Effective Structural Color Generation by Highly Ordered and Stacked Nanoparticle Layers of Titanium Dioxide Modified with Long-Chain Carboxylic Acids

Abstract

The aim was to easily achieve clearer structural colors than ever before by layering nanoparticles by using the Langmuir-Blodgett method. The outermost surface of titanium dioxide (TiO₂) particles with a particle diameter of 15 nm was modified with long-chain fatty acids to synthesize organo-modified TiO₂. The organo-modified TiO₂ was spread on the air/water interface, and the obtained single-particle layer was laminated with different numbers of layers to obtain stepped multiparticle layers with thicknesses of 400–800 nm.
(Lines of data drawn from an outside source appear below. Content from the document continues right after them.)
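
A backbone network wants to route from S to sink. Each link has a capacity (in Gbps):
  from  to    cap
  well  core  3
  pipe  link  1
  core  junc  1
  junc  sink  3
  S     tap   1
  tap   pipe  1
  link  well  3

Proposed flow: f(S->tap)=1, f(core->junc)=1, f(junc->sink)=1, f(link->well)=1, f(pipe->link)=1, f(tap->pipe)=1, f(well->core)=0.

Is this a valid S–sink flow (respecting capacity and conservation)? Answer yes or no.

No

Conservation fails at well: inflow 1 ≠ outflow 0.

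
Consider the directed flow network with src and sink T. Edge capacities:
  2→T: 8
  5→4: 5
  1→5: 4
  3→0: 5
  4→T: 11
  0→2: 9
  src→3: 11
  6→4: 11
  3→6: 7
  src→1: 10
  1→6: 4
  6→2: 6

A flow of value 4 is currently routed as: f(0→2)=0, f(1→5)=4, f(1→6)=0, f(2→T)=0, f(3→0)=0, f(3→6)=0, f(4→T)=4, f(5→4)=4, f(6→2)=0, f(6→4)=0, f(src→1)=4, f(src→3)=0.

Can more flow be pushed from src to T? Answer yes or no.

Residual path src→1→6→4→T has bottleneck 4 > 0.
Pushing 4 along it raises the flow to 8, so the given flow is not maximum.

Yes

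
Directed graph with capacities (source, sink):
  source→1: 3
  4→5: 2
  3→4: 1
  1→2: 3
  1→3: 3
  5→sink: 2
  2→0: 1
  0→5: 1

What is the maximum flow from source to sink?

2

Augment source→1→3→4→5→sink: bottleneck 1. Total 1.
Augment source→1→2→0→5→sink: bottleneck 1. Total 2.
No augmenting path remains in the residual graph.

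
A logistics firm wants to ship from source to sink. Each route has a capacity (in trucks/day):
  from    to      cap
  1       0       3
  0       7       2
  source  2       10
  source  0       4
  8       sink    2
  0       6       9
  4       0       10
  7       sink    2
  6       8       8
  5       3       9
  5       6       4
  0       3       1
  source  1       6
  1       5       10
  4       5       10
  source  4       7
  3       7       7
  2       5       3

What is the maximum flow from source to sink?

4

Augment source->0->7->sink: bottleneck 2. Total 2.
Augment source->0->6->8->sink: bottleneck 2. Total 4.
No augmenting path remains in the residual graph.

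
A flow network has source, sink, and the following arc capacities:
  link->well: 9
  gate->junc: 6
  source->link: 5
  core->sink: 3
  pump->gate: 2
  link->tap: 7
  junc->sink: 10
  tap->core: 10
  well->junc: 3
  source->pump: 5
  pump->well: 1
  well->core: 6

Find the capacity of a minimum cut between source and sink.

Max flow = 8 (via 4 augmenting paths).
In the residual at optimum, the set reachable from source is {pump, source}.
Cut edges: source->link (cap 5), pump->well (cap 1), pump->gate (cap 2). Sum = 8.

8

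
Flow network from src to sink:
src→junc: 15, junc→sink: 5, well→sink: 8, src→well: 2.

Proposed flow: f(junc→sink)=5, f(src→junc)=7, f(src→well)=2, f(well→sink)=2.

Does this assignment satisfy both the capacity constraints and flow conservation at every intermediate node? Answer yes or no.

Conservation fails at junc: inflow 7 ≠ outflow 5.

No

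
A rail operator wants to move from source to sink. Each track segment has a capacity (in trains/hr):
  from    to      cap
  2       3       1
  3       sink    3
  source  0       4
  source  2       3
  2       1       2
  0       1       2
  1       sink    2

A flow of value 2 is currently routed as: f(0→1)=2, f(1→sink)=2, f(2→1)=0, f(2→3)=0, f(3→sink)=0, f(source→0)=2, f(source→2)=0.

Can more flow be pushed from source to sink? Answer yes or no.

Residual path source→2→3→sink has bottleneck 1 > 0.
Pushing 1 along it raises the flow to 3, so the given flow is not maximum.

Yes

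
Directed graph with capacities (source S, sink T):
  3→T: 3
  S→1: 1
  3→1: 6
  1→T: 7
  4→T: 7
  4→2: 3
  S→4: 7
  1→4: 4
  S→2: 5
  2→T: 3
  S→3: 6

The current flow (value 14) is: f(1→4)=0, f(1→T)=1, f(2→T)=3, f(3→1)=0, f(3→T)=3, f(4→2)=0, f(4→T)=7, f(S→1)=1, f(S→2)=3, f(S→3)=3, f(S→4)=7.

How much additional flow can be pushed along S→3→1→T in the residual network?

3

Residual capacities along the path: S→3: 3, 3→1: 6, 1→T: 6.
Minimum is 3.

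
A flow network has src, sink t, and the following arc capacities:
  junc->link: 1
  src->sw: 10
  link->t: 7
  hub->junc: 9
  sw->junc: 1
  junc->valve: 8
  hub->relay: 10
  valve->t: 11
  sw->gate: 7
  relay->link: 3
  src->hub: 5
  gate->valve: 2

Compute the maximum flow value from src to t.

Augment src->sw->gate->valve->t: bottleneck 2. Total 2.
Augment src->sw->junc->valve->t: bottleneck 1. Total 3.
Augment src->hub->junc->valve->t: bottleneck 5. Total 8.
No augmenting path remains in the residual graph.

8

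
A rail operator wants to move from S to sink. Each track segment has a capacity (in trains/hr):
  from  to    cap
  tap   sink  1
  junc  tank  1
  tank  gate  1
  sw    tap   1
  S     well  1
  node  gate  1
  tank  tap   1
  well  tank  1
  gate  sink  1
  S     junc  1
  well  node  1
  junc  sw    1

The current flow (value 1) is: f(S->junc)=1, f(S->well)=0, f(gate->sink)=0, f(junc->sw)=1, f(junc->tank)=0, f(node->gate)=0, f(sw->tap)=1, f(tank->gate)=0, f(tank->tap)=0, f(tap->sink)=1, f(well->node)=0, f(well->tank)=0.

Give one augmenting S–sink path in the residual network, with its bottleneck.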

The obtained multiparticle layer exhibited a clear structural color gradation. Compared with previous studies involving the use of triiron tetroxide and nanodiamonds with a particle diameter of 5 nm, TiO₂ exhibited a clear structural color without the need for pretreatment. The organo-modified TiO₂ multiparticle layer formed a highly ordered layer structure demonstrating 11th-order reflection in out-of-plane X-ray diffraction. Additionally, compared to other systems, the modification rate was high and the in-plane packing of the modified chains was highly advanced. However, the hue changed when the samples were annealed at 50 °C for 50 h. A method was subsequently proposed to introduce hydrogen-bonding functional groups into the modified chains to suppress this behavior. The pursuit of ease and stability in the expression of structural colors using nanoparticles will lead to future applications in cosmetic science.